If you live in Beaverton or Tigard or Lake Oswego or any of the surrounding cities in the Portland metropolitan area and file for bankruptcy, then your meeting of creditors will be held in Portland. Here is a link to the location of the Meeting of Creditors in Portland. It can be subject to change so make sure to review your own bankruptcy paperwork. If you live in Salem or Canby or Woodburn then your meeting of creditors will be held in Salem at the Red Lion Hotel.
Before you go to the Meeting of Creditors you are required to provide the trustee with additional documents including your last filed tax return and copies of the bank account statements which prove how much money was in your account on the day you filed for bankruptcy. When the trustee first starts the hearing he will ask if you read the “Bankruptcy Information Sheet” – a copy of which can be found here. During the meeting, the chapter 7 trustee will often ask you questions which go beyond the scope of the basic information contained in the bankruptcy schedules. Hiring a bankruptcy attorney who frequently helps people in Portland file for bankruptcy will give you additional protections by affording you valuable insight into the documents requested and questions frequently asked by a Portland chapter 7 trustee. You can find a nationally certified Portland Bankruptcy Attorney familiar with consumer bankruptcy cases by following this link.

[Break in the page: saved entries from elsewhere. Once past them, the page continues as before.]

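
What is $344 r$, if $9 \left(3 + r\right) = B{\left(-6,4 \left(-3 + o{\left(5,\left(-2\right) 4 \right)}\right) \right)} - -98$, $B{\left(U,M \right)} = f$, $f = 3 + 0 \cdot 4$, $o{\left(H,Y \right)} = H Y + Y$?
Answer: $\frac{25456}{9} \approx 2828.4$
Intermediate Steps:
$o{\left(H,Y \right)} = Y + H Y$
$f = 3$ ($f = 3 + 0 = 3$)
$B{\left(U,M \right)} = 3$
$r = \frac{74}{9}$ ($r = -3 + \frac{3 - -98}{9} = -3 + \frac{3 + 98}{9} = -3 + \frac{1}{9} \cdot 101 = -3 + \frac{101}{9} = \frac{74}{9} \approx 8.2222$)
$344 r = 344 \cdot \frac{74}{9} = \frac{25456}{9}$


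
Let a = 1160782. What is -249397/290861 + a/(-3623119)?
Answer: -1241221222545/1053824015459 ≈ -1.1778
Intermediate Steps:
-249397/290861 + a/(-3623119) = -249397/290861 + 1160782/(-3623119) = -249397*1/290861 + 1160782*(-1/3623119) = -249397/290861 - 1160782/3623119 = -1241221222545/1053824015459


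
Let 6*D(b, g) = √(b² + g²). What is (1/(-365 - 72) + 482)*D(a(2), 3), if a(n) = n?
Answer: 70211*√13/874 ≈ 289.64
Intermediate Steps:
D(b, g) = √(b² + g²)/6
(1/(-365 - 72) + 482)*D(a(2), 3) = (1/(-365 - 72) + 482)*(√(2² + 3²)/6) = (1/(-437) + 482)*(√(4 + 9)/6) = (-1/437 + 482)*(√13/6) = 210633*(√13/6)/437 = 70211*√13/874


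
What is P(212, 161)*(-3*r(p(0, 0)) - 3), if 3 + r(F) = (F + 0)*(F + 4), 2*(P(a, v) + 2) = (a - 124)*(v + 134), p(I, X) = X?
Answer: 77868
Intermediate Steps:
P(a, v) = -2 + (-124 + a)*(134 + v)/2 (P(a, v) = -2 + ((a - 124)*(v + 134))/2 = -2 + ((-124 + a)*(134 + v))/2 = -2 + (-124 + a)*(134 + v)/2)
r(F) = -3 + F*(4 + F) (r(F) = -3 + (F + 0)*(F + 4) = -3 + F*(4 + F))
P(212, 161)*(-3*r(p(0, 0)) - 3) = (-8310 - 62*161 + 67*212 + (½)*212*161)*(-3*(-3 + 0² + 4*0) - 3) = (-8310 - 9982 + 14204 + 17066)*(-3*(-3 + 0 + 0) - 3) = 12978*(-3*(-3) - 3) = 12978*(9 - 3) = 12978*6 = 77868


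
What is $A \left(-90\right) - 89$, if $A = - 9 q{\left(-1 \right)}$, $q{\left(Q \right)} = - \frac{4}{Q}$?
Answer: $3151$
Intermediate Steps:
$A = -36$ ($A = - 9 \left(- \frac{4}{-1}\right) = - 9 \left(\left(-4\right) \left(-1\right)\right) = \left(-9\right) 4 = -36$)
$A \left(-90\right) - 89 = \left(-36\right) \left(-90\right) - 89 = 3240 - 89 = 3151$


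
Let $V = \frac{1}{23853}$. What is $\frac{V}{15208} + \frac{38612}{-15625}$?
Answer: $- \frac{14006751027863}{5668069125000} \approx -2.4712$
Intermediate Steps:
$V = \frac{1}{23853} \approx 4.1923 \cdot 10^{-5}$
$\frac{V}{15208} + \frac{38612}{-15625} = \frac{1}{23853 \cdot 15208} + \frac{38612}{-15625} = \frac{1}{23853} \cdot \frac{1}{15208} + 38612 \left(- \frac{1}{15625}\right) = \frac{1}{362756424} - \frac{38612}{15625} = - \frac{14006751027863}{5668069125000}$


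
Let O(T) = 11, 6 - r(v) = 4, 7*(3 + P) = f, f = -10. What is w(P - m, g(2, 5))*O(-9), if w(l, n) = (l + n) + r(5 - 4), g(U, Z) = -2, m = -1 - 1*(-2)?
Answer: -418/7 ≈ -59.714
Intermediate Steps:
m = 1 (m = -1 + 2 = 1)
P = -31/7 (P = -3 + (⅐)*(-10) = -3 - 10/7 = -31/7 ≈ -4.4286)
r(v) = 2 (r(v) = 6 - 1*4 = 6 - 4 = 2)
w(l, n) = 2 + l + n (w(l, n) = (l + n) + 2 = 2 + l + n)
w(P - m, g(2, 5))*O(-9) = (2 + (-31/7 - 1*1) - 2)*11 = (2 + (-31/7 - 1) - 2)*11 = (2 - 38/7 - 2)*11 = -38/7*11 = -418/7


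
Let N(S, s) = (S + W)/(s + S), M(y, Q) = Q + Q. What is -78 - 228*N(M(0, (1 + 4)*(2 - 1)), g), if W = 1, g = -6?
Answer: -705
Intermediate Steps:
M(y, Q) = 2*Q
N(S, s) = (1 + S)/(S + s) (N(S, s) = (S + 1)/(s + S) = (1 + S)/(S + s))
-78 - 228*N(M(0, (1 + 4)*(2 - 1)), g) = -78 - 228*(1 + 2*((1 + 4)*(2 - 1)))/(2*((1 + 4)*(2 - 1)) - 6) = -78 - 228*(1 + 2*(5*1))/(2*(5*1) - 6) = -78 - 228*(1 + 2*5)/(2*5 - 6) = -78 - 228*(1 + 10)/(10 - 6) = -78 - 228*11/4 = -78 - 627 = -705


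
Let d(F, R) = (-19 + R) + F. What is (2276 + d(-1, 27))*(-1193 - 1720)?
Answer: -6650379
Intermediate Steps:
d(F, R) = -19 + F + R
(2276 + d(-1, 27))*(-1193 - 1720) = (2276 + (-19 - 1 + 27))*(-1193 - 1720) = (2276 + 7)*(-2913) = 2283*(-2913) = -6650379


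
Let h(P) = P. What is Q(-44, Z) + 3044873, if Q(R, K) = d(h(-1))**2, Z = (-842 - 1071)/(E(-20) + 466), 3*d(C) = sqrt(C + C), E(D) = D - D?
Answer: 27403855/9 ≈ 3.0449e+6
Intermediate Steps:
E(D) = 0
d(C) = sqrt(2)*sqrt(C)/3 (d(C) = sqrt(C + C)/3 = sqrt(2*C)/3 = (sqrt(2)*sqrt(C))/3 = sqrt(2)*sqrt(C)/3)
Z = -1913/466 (Z = (-842 - 1071)/(0 + 466) = -1913/466 ≈ -4.1051)
Q(R, K) = -2/9 (Q(R, K) = (sqrt(2)*sqrt(-1)/3)**2 = (sqrt(2)*I/3)**2 = (I*sqrt(2)/3)**2 = -2/9)
Q(-44, Z) + 3044873 = -2/9 + 3044873 = 27403855/9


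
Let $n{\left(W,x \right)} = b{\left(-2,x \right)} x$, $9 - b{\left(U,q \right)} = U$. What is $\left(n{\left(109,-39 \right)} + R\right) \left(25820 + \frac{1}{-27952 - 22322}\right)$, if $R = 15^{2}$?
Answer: $- \frac{44134539086}{8379} \approx -5.2673 \cdot 10^{6}$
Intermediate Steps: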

The chapter 7 trustee is NOT a Judge and does NOT have authority on his own to order you to do anything. However, since you have a duty to cooperate with the Trustee, if you fail to cooperate the Trustee will ask the Judge to Order you. Trustee’s are not always right and sometimes can be overzealous – another reason why hiring the right bankruptcy attorney, especially one who is familiar with the bankruptcy practice in Portland, is a wise decision.
The Difference Between Chapter 7 and Chapter 13 Trustees
A Trustee is also appointed in a chapter 13 bankruptcy case filed in Oregon. However, the chapter 13 Trustee does not have all the same powers as a chapter 7 Trustee. This is because the Debtor is given certain powers in chapter 13 that are normally exercised by a chapter 7 Trustee. That is why at our office we really emphasize “control” as the difference between chapter 7 and chapter 13. If you want to have more control over the process, then you file for chapter 13 bankruptcy. If you are confident that you have no assets which a chapter 7 trustee could take, then perhaps control is not important to you and a chapter 7 bankruptcy will be the right solution for you.